By the mid-2000s, broadband internet and publisher-hosted servers made the LAN party obsolete. Why haul twenty kilos of hardware when you can just log on from home? The gatherings shrank, the modems stuttered, and the world moved to broadband. Multiplayer went massive, but something was lost. The side-eye glances, the shared lag, the warmth of ten central processing units (the computer’s brain) overheating in unison.
And now, LAN culture is experiencing a renaissance.
In the age of fiber optics and online fatigue, people are nostalgic for proximity. Gamers who grew up on Discord are rediscovering the joy of actually sitting next to someone. Lightweight monitors, gaming laptops, and portable routers mean hosting a LAN party today is as easy as texting “bring Haribo’s.”

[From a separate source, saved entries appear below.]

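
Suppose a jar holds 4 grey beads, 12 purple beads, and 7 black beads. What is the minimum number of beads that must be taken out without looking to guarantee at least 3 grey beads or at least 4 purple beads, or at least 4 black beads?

The worst case stops just short of every target: 2 grey, 3 purple, 3 black — 2 + 3 + 3 = 8 beads.
One more bead must push some color to its target, so 8 + 1 = 9.

9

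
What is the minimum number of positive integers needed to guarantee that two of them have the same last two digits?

101

There are 100 possible two-digit endings acting as pigeonholes.
With 100 positive integers we could place one in each, avoiding any repeat.
One more forces some class to hold 2, so 100 + 1 = 101.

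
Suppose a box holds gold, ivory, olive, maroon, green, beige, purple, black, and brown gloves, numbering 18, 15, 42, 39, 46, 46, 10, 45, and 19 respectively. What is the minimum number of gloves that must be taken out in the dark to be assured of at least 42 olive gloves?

The worst case draws every non-olive glove first: 18 + 15 + 39 + 46 + 46 + 10 + 45 + 19 = 238.
The next 42 draws are then forced to be olive, giving 238 + 42 = 280.

280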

On a bigger level, conventions like DreamHack – a renowned global gaming festival – continue to attract tens of thousands of gamers to join one big LAN party annually. And Esports training and competition facilities often use LAN networks to keep their face-offs in house and minimise latency.
It’s no surprise that Martine Rose and Coperni have chosen the LAN Party in 2025 as muse, riding its redemption arc. “I’ve always been interested in finding the corners of mainstream cultures and shining a light on that and this was an opportunity to do that. I feel like I’ve learnt a lot,” says Rose. Forever the subcultural scaler, she has clashed the mass and niche together, pairing Esports titans like Ana (Counter Strike champion) with arcade legends like Billy Mitchell (previous record holder of the highest ever Donkey Kong score). “The casting process was really similar, we worked with Isabel Bush again, and we wanted to get a range of different gamers from all backgrounds and who played different styles of games. We ultimately wanted to represent as many different people as possible.”

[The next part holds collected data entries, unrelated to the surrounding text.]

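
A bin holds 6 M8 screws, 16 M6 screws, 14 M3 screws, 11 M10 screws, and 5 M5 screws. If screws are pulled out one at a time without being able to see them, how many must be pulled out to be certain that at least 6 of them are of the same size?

Treat the 5 sizes as pigeonholes.
The worst case takes 5 screws of each size without reaching 6 of any: 5 × 5 = 25.
The next screw must bring some size to 6, so 25 + 1 = 26.

26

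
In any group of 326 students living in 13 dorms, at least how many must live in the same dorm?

If each of the 13 dorms held at most 25, the total would be at most 13 × 25 = 325 < 326, a contradiction.
So at least one holds ⌈326/13⌉ = 26.

26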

The visuals move between gamer-mag cover stars to snaring ethernet cables as shoe displays. She treats the LAN party as both an artifact and allegory. It’s about tech with fingerprints. Human error as aesthetic. A reminder that the best networks aren’t always wireless.

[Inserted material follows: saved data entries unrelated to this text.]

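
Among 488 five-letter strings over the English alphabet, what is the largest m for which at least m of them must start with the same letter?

19

There are 26 possible first letters, which serve as the pigeonholes.
If each of the 26 possible first letters held at most 18, the total would be at most 26 × 18 = 468 < 488, a contradiction.
So at least one holds ⌈488/26⌉ = 19.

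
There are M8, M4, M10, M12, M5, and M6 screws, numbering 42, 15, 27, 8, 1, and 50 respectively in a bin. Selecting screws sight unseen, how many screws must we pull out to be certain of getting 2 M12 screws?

The worst case draws every non-M12 screw first: 42 + 15 + 27 + 1 + 50 = 135.
The next 2 draws are then forced to be M12, giving 135 + 2 = 137.

137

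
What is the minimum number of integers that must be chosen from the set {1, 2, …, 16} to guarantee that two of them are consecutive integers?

Partition {1, …, 16} into 8 pairs: {1,2}, {3,4}, …, {15,16}.
Choosing 8 integers — say the 8 even numbers 2, 4, …, 16 — takes one from each pair and avoids the property.
Choosing 9 forces two into the same pair by pigeonhole, and those are consecutive. So 9.

9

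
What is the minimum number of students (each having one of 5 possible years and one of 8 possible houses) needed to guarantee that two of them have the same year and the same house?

There are 5 × 8 = 40 (year, house) combinations acting as pigeonholes.
With 40 students we could place one in each, avoiding any repeat.
One more forces some (year, house) pair to hold 2, so 40 + 1 = 41.

41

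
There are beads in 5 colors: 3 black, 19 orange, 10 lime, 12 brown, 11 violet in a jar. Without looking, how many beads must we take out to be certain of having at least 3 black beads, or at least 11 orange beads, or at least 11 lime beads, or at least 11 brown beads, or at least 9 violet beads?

Each of the 5 colors has its own threshold; avoid all of them simultaneously.
The worst case stops just short of every target: 2 black, 10 orange, 10 lime, 10 brown, 8 violet — 2 + 10 + 10 + 10 + 8 = 40 beads.
One more bead must push some color to its target, so 40 + 1 = 41.

41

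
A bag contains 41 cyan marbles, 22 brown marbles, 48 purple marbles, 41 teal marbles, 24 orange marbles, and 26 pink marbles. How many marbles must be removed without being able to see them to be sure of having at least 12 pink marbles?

188

The worst case draws every non-pink marble first: 41 + 22 + 48 + 41 + 24 = 176.
The next 12 draws are then forced to be pink, giving 176 + 12 = 188.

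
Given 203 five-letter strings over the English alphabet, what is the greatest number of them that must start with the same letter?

8

If each of the 26 possible first letters held at most 7, the total would be at most 26 × 7 = 182 < 203, a contradiction.
So at least one holds ⌈203/26⌉ = 8.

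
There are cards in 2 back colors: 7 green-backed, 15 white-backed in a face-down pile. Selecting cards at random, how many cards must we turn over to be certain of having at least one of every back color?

16

The hardest back color to obtain is green-backed: we could draw every other card first — 22 − 7 = 15 cards — without a single green-backed one.
The next draw must be green-backed, so 15 + 1 = 16.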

Beyond The Basement: Where to Next for Fashion?
The LAN party could be just one checkpoint in a much bigger game. The idea of multiplayer – couch co-ops, arcade meets – is an under-explored territory.
The industry has done many other things when it comes to games, with Balenciaga perhaps being the best example. The maison creates their own platform runners with BFRND, they’ve turned a runway into a role playing game with Afterworld: The Age Of Tomorrow, they’ve referenced Candy Crush in their lookbooks. But most of these projects exist as isolated experiences. None fully embraced the sweaty, joyful absurdity of people actually playing together. “It’s a new lens of how we view sport, I’m interested in expanding that lens,” says Rose.
Imagine a runway show crossed with a couch co-op session. Or a pop-up built like an Akihabara games arcade, each machine skinned and reimagined to mimic an SS26 show. The logic of multiplayer is simple: participation is the product.
Because honestly, the “drinks and DJ” showcase formula is boring. Audiences want to interact, munch a burger and moan about the jobs they hate but won’t quit with a controller in their clutches. The LAN party’s revival isn’t nostalgia, it’s blueprint. Proof that connection can still be physical, funny, and a bit awkward. In the end, fashion’s latest crush on LAN culture isn’t about the clothes necessarily. It’s about the company it creates. And as any gamer will tell you, the match is much more dynamic when everyone’s in the same room.